Through the Eye of a Needle
Series: Needle 2
Reviewed date: 2018 Jul 24
Rating: 4
195 pages
In Needle, young Robert Kinnaird becomes host to an alien symbiont known as the Hunter. The Hunter is a law enforcement officer tracking a member of his species who has committed a serious crime: deliberately injuring his host. Together, the Hunter and Bob track down and kill the Quarry before he can escape among the population of Earth and cause more harm. Because the Hunter can no longer return to his people--his spaceship crash-landed and is broken beyond repair, and the Hunter is unable to navigate back home in any event--the Hunter remains on Earth with Bob as his host.
Now, in Through the Eye of a Needle, that arrangement has hit a serious snag. The Hunter's presence has damaged Bob's natural biology. His immune system no longer functions. He is also experiencing cramps, nauseau, muscle fatigue and weakness. The Hunter protects Bob from infections and helps manage the symptoms, but Bob is going to die without expert help. But no Earth doctor would know what to do.
The Hunter figures that his people can help. And after studying some astronomy at university, he and Bob figure that Earth is likely not so out-of-the-way as the Hunter first thought. There's a high likelihood that the Hunter's people have followed him to Earth and that a pre-contact team of scientists is on the planet and studying humans. All the Hunter must do is make contact with his people and ask them to send a doctor. But how to find them?

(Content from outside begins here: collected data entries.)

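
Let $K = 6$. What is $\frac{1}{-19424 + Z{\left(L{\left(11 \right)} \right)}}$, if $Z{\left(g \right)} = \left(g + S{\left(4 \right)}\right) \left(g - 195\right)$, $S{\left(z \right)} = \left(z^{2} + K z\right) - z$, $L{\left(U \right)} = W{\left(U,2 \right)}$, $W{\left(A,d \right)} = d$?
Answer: $- \frac{1}{26758} \approx -3.7372 \cdot 10^{-5}$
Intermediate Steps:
$L{\left(U \right)} = 2$
$S{\left(z \right)} = z^{2} + 5 z$ ($S{\left(z \right)} = \left(z^{2} + 6 z\right) - z = z^{2} + 5 z$)
$Z{\left(g \right)} = \left(-195 + g\right) \left(36 + g\right)$ ($Z{\left(g \right)} = \left(g + 4 \left(5 + 4\right)\right) \left(g - 195\right) = \left(g + 4 \cdot 9\right) \left(-195 + g\right) = \left(g + 36\right) \left(-195 + g\right) = \left(36 + g\right) \left(-195 + g\right) = \left(-195 + g\right) \left(36 + g\right)$)
$\frac{1}{-19424 + Z{\left(L{\left(11 \right)} \right)}} = \frac{1}{-19424 - \left(7338 - 4\right)} = \frac{1}{-19424 - 7334} = \frac{1}{-26758} = - \frac{1}{26758}$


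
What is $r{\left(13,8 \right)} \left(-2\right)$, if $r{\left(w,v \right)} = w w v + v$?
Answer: $-2720$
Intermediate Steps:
$r{\left(w,v \right)} = v + v w^{2}$ ($r{\left(w,v \right)} = w^{2} v + v = v w^{2} + v = v + v w^{2}$)
$r{\left(13,8 \right)} \left(-2\right) = 8 \left(1 + 13^{2}\right) \left(-2\right) = 8 \left(1 + 169\right) \left(-2\right) = 8 \cdot 170 \left(-2\right) = 1360 \left(-2\right) = -2720$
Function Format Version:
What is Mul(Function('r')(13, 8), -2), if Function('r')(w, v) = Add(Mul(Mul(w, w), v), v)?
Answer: -2720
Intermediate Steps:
Function('r')(w, v) = Add(v, Mul(v, Pow(w, 2))) (Function('r')(w, v) = Add(Mul(Pow(w, 2), v), v) = Add(Mul(v, Pow(w, 2)), v) = Add(v, Mul(v, Pow(w, 2))))
Mul(Function('r')(13, 8), -2) = Mul(Mul(8, Add(1, Pow(13, 2))), -2) = Mul(Mul(8, Add(1, 169)), -2) = Mul(Mul(8, 170), -2) = Mul(1360, -2) = -2720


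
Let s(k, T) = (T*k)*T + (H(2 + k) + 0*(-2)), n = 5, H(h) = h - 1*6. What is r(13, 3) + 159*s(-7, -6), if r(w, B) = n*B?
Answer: -41802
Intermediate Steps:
H(h) = -6 + h (H(h) = h - 6 = -6 + h)
r(w, B) = 5*B
s(k, T) = -4 + k + k*T² (s(k, T) = (T*k)*T + ((-6 + (2 + k)) + 0*(-2)) = k*T² + ((-4 + k) + 0) = k*T² + (-4 + k) = -4 + k + k*T²)
r(13, 3) + 159*s(-7, -6) = 5*3 + 159*(-4 - 7 - 7*(-6)²) = 15 + 159*(-4 - 7 - 7*36) = 15 + 159*(-4 - 7 - 252) = 15 + 159*(-263) = 15 - 41817 = -41802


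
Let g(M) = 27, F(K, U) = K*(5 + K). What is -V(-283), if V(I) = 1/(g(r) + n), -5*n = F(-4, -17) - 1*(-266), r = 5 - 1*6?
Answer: 5/127 ≈ 0.039370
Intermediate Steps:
r = -1 (r = 5 - 6 = -1)
n = -262/5 (n = -(-4*(5 - 4) - 1*(-266))/5 = -(-4*1 + 266)/5 = -(-4 + 266)/5 = -1/5*262 = -262/5 ≈ -52.400)
V(I) = -5/127 (V(I) = 1/(27 - 262/5) = 1/(-127/5) = -5/127)
-V(-283) = -1*(-5/127) = 5/127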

And this is where the book starts to fall down a bit. I figured the best way to make contact would be write a message in the Hunter's language and to place it as a big ad in the New York Times. Or if he thinks his people will still be on Ell Island in the Pacific, near where he and the Quarry first crash-landed, go back to Ell Island and put up a big sign or something. It would do the job, and no human would be the wiser--although Bob might have to answer a few pointed questions about his sanity. But the Hunter comes up with this convoluted plan: return to the Pacific island where he and the Quarry first crashed their spaceships, locate the wreckage of the Quarry's spaceship on the ocean floor, and leave a message in the wreckage. Then presumably his people will be checking the wreckage periodically, and will find the message.
What kind of nonsense is that?
But that's what they do. Bob is too weak to do it alone, so he enlists the help of his parents and Dr. Seever, who already know about the Hunter. They convince him to reveal the secret to Dr. Seever's daughter, Jenny, and to Maeta Teroa. Both Jenny and Maeta develop a bit of a crush on Bob, who is too busy to notice, but it's adorable.
Things take a sinister turn when somebody tries to hurt Bob. First it's little stuff--messing with his bicycle wheel. Everybody suspects eleven-year-old André desChenes, who is known for playing cruel psychopathic pranks. But when it graduates to knocking Bob unconscious and stabbing him through the heart with a skewer (the Hunter saves Bob's life), that seems a bit much even for André. Dr. Seever wonders if perhaps the Quarry isn't dead after all.
So now we have three mysteries. First, a biological puzzle: what's gone wrong in Bob's body to cause his dysfunctional immune system and his constellation of symptoms? Second, who is trying to murder Bob and why? Third, where are the Hunter's people?
The answer to the first question is Hal Clement doesn't care. The biology puzzle wasn't there to be solved, it was just part of the setting. So we don't get an answer to what was going wrong in Bob's body.
The second question: it was André all along. The Quarry is dead. André went through some traumatic events in his childhood (death of his mother) and it's messed him up. He's just a little psychopath.
The third question: after nearly getting everyone killed locating the Quarry's spaceship and planting a message, the Hunter deduces that his people are on Ell Island, operating out of the local library. They were never going to check the wreckage (that was a dumb idea). The Hunter writes a message on a piece of paper, Maeta takes it to the library reading room, and waits for the Hunter's people to read it and make contact.
The Hunter's people bring specialists who set to work healing Bob. It's a happy ending.
I've touched on a lot of the problems I had with the story, but the story was engaging enough that I only really noticed the problems after I finished the book. So kudos for a thrilling story. But the ending really highlighted the flaws in the premise. The whole book was about finding the spaceship wreckage, which turned out to not matter in the slightest. Oh well.
Oh, and a clever title. I was hoping the title was foreshadowing a crucial plot twist, but no. The story has nothing to do with the biblical allusion, and it wasn’t really told through the Hunter’s eye, so…I guess it’s just a clever title.